Friday, December 23, 2011

Year 1, Day 357: 1 Kings 16

From Jeroboam to Ahaz

In 1 Kings 16 we get to move from Jereboam to Ahab with respect to Israel.  Ahab is a serious king – perhaps there is more written about Ahab’s reign than any other king of the northern kingdom of Israel.  Of course, it is during Ahab’s reign that we have all of the tremendous stories of Elijah – whom the Hebrew people consider the prophet par excellence.  But before we get to Ahab, let’s summarize what is happening.

In the southern kingdom (Judah) we have Asa reigning and as we spoke yesterday, doing a very good job at it.  He is slowly purging the land and trying to bring the people back to God, although we do know that it will be short-lived.  Things are slowly migrating back to a positive direction in Judah.

In the north (Israel), things are going the opposite.  We slip through nearly a half of a dozen kings.  We have idolatry.  We have political assassinations.  We have political coups.  These people are far from God and the Israelites are looking more like the world each and every day.  It is sad, but these are God’s people who are doing this to themselves.

Eventually, we end up with Ahab on the throne.  Jezebel – yes, we have that word in English because of this woman – is brought in to be Ahab’s wife.  Together they take God’s people and encourage the worship of idols and foreign gods.  Together they will willfully and willingly drag the Israelites away from God.

I think it is important to see this comparison because it is a pattern that we see all the time in life.  When one person begins to get their life in order, quite often the people around them go the opposite way.  I can’t tell you how many times I have see a spouse come to greater faith and almost immediately the other spouse begins a time of serious rebellion.  I can’t tell you how many times as a youth leader that I’ve seen one of my youth really start to branch out and grow closer to God and then before too long one or two different youth in the youth group start to seriously backslide.  How many times in a family does one child begin to pull it together and grow only to have a sibling begin to fall apart?  This pattern we see with respect to Judah and Israel happens all the time in real life!

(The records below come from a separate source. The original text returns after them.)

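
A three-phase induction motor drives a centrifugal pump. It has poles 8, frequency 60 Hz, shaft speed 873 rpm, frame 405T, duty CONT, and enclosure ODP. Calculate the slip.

3.0 %

n_s = 120f/p = 120×60/8 = 900 rpm
s = (n_s − n)/n_s = (900 − 873)/900 = 0.0300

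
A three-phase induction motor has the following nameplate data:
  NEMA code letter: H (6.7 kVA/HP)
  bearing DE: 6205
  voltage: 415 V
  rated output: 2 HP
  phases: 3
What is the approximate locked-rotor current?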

The question that it raises for me is: why?  I think the answer is subconsciously religious.  In order to “get right with God” one must change one’s perspective, see themselves as a sinner, repent of their sin, and then begin to change how they structure their life.  It is hard work, but eventually the hard work begins to pay off.  At this point, the people around the person who has repented begin to notice changes.  Some people immediately rebel against the repentant changes out of spite.  Others might be encouraged to try to change themselves but get frustrated by how hard it is.  Whatever the reason, people often resent someone who actually manages to get their life back on track because it brings an illustration of how the rest of the people haven’t done so.  Rather than being inspired to do the same in our life, we tend to resent the other person “showing us up.”

I think this is the dynamic at work.  Asa begins to reform the southern kingdom and things start to look up.  The kings in the north don’t want to be shown up but they also don’t have the inner fortitude to do what it takes to come back to God humbly.  So they try to compete using their own ways and end up in things like political assassination and coups.  They end up falling away from God even farther and faster because they don’t have what it takes to do it the right way – God’s way.  The lesson learned in this is that we can’t shortcut the path to God.  We must come to God through humble contrition – repentance before change.

Provoking the Lord

I’ve spoken in very general terms about the decline listed in this chapter, and I’d like to spend the rest of my space talking about a single verse: “Ahab did more to provoke the Lord, the God of Israel, to anger than all the kings of Israel who were before him.”  (ESV, 1 Kings 16:33)  Can you imagine having that as your epitaph?  Let this stand in sharp contrast to what was said yesterday about Asa!

It is with this sentence that we truly are prepared for the coming chapters.  God’s people have fallen into great sin.  God’s people have descended into horrific peril.  How does God respond?  He doesn’t force anything on them.  He sends them … wait for it … Elijah.  He gives them a prophet (well, several prophets, but Elijah is the one remembered).  It is in our greatest times of peril that God sends us prophets to lead us. 

The question is, do we heed their words and listen? 

Or do we ignore their words and run headlong into our sin? 

Rest assured.  The timing of Elijah’s coming combined with the “epitaph of Ahab” is no coincidence.  It is God at work.  The only thing that can bring a rebellious people back is the bold and fierce proclamation of God’s Word.